WTW> This is no longer true. Hasn't been true for two years.
WTW> Both FreeBSD and Linux are excellent in terms of stability
WTW> and performance, and either will outperform Solaris, NT, or
WTW> most anything else on comparable hardware. Linux also equals
WTW> or outperforms FreeBSD in most applications, including
WTW> networking overhead and disk speed. (Though most of this
WTW> "outperforming" is due to the default configurations of the
WTW> kernels and not any fundamental limitations).
Hmm, I cannot speak of all variants of hardware, but on my computer
(64MB RAM, P200, SCSI NCR 815) there's a significant difference in
favour of FreeBSD w.r.t. performance, especially when doing some
memory intensive things at the same time.

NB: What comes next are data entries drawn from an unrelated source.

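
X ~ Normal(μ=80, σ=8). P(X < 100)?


z = (100-80)/8 = 2.5
P(Z < 2.5) = 0.9938

P(X < 100) ≈ 0.9938


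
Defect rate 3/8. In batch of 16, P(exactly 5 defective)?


Binomial: P(X=5) = C(16,5)×p^5×(1-p)^11
= 4368 × 243/32768 × 48828125/8589934592 = 3239208984375/17592186044416

P(X=5) = 3239208984375/17592186044416 ≈ 18.41%


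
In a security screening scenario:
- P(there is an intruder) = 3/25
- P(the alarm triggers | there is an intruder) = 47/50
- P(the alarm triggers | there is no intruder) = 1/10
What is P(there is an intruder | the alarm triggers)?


Using Bayes' theorem:
P(A|B) = P(B|A)·P(A) / P(B)

P(the alarm triggers) = 47/50 × 3/25 + 1/10 × 22/25
= 141/1250 + 11/125 = 251/1250

P(there is an intruder|the alarm triggers) = (141/1250) / (251/1250) = 141/251

P(there is an intruder|the alarm triggers) = 141/251 ≈ 56.18%


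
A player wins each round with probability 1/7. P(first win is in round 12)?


Geometric: P(X=12) = (1-p)^(k-1)×p = (6/7)^11×1/7 = 362797056/13841287201

P(X=12) = 362797056/13841287201 ≈ 2.62%


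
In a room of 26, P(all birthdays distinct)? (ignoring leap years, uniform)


P(all different) = Π(365-i)/365 for i=0..25
= (365/365)×(364/365)×...×(340/365)
= 0.401759

P ≈ 0.4018 ≈ 40.18%


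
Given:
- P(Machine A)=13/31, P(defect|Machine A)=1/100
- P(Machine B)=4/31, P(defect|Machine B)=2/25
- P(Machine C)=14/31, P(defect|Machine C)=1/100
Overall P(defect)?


P(B) = Σ P(B|Aᵢ)×P(Aᵢ)
  1/100×13/31 = 13/3100
  2/25×4/31 = 8/775
  1/100×14/31 = 7/1550
Sum = 59/3100

P(defect) = 59/3100 ≈ 1.90%


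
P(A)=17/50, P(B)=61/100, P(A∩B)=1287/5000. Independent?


P(A)×P(B) = 1037/5000
P(A∩B) = 1287/5000
Not equal → NOT independent

No, not independent


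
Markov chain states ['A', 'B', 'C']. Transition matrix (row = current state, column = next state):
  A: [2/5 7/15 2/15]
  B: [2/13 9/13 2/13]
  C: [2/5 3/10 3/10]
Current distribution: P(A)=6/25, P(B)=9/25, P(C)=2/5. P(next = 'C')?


P(next=C) = Σᵢ P(now=i)×P(i→C)
= 6/25×2/15 + 9/25×2/13 + 2/5×3/10
= 4/125 + 18/325 + 3/25 = 337/1625

P = 337/1625 ≈ 0.2074


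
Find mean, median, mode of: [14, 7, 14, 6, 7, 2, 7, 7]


Sorted: [2, 6, 7, 7, 7, 7, 14, 14]
Mean = 64/8 = 8
Median = 7
Freq: {14: 2, 7: 4, 6: 1, 2: 1}
Mode: [7]

Mean=8, Median=7, Mode=7


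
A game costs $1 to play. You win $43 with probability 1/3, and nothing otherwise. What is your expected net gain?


E[gain] = (43-1)×1/3 + (-1)×2/3
= 14 - 2/3 = 40/3

Expected net gain = $40/3 ≈ $13.33


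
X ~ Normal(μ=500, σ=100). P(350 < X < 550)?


z₁=(350-500)/100=-1.5, z₂=(550-500)/100=0.5
P = Φ(0.5) - Φ(-1.5) = 0.691462 - 0.066807 = 0.624655 ≈ 0.6247

P(350 < X < 550) ≈ 0.6247


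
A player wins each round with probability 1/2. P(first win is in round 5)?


Geometric: P(X=5) = (1-p)^(k-1)×p = (1/2)^4×1/2 = 1/32

P(X=5) = 1/32 ≈ 3.12%


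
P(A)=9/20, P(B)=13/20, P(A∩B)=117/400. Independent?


P(A)×P(B) = 117/400
P(A∩B) = 117/400
Equal ✓ → Independent

Yes, independent


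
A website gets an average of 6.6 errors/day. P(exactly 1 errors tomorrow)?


Poisson(λ=6.6): P(X=1) = e^(-λ)×λ^k/k!
= e^(-6.6) × 6.6^1 / 1!
≈ 0.001360368038 × 6.6 / 1 ≈ 0.008978

P(X=1) ≈ 0.008978 ≈ 0.90%


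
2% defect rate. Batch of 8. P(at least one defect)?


P(all good) = (49/50)^8 = 33232930569601/39062500000000
P(≥1 defect) = 5829569430399/39062500000000

P = 5829569430399/39062500000000 ≈ 14.92%


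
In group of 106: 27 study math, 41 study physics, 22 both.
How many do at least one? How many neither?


|A∪B| = 27+41-22 = 46
Neither = 106-46 = 60

At least one: 46; Neither: 60


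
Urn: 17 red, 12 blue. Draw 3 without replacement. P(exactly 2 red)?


Hypergeometric: C(17,2)×C(12,1)/C(29,3)
= 136×12/3654 = 272/609

P(X=2) = 272/609 ≈ 44.66%


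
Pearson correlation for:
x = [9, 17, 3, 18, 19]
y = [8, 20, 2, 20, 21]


n=5, Σx=66, Σy=71, Σxy=1177, Σx²=1064, Σy²=1309
r = (5×1177 - 66×71)/√((5×1064 - 66²)(5×1309 - 71²))
= 1199/√(964×1504) = 1199/√1449856 ≈ 1199/1204.0997 ≈ 0.9958

r ≈ 0.9958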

I run both, usually Linux because of availability of some apps I need,
but for sure FreeBSD runs faster; I've done some pretty extensive
benchmarks, also on various kinds of disk I/O.
Not that I'm critical of Linux, since it also performs quite well and
better than any Windows and most Unices, however. But I really feel
that for big servers FreeBSD is (still?) better.
--
/\_/\
( o.o ) Peter Mutsaers | Abcoude (Utrecht), | Trust me, I know
) ^ ( [EMAIL PROTECTED] | the Netherlands | what I'm doing.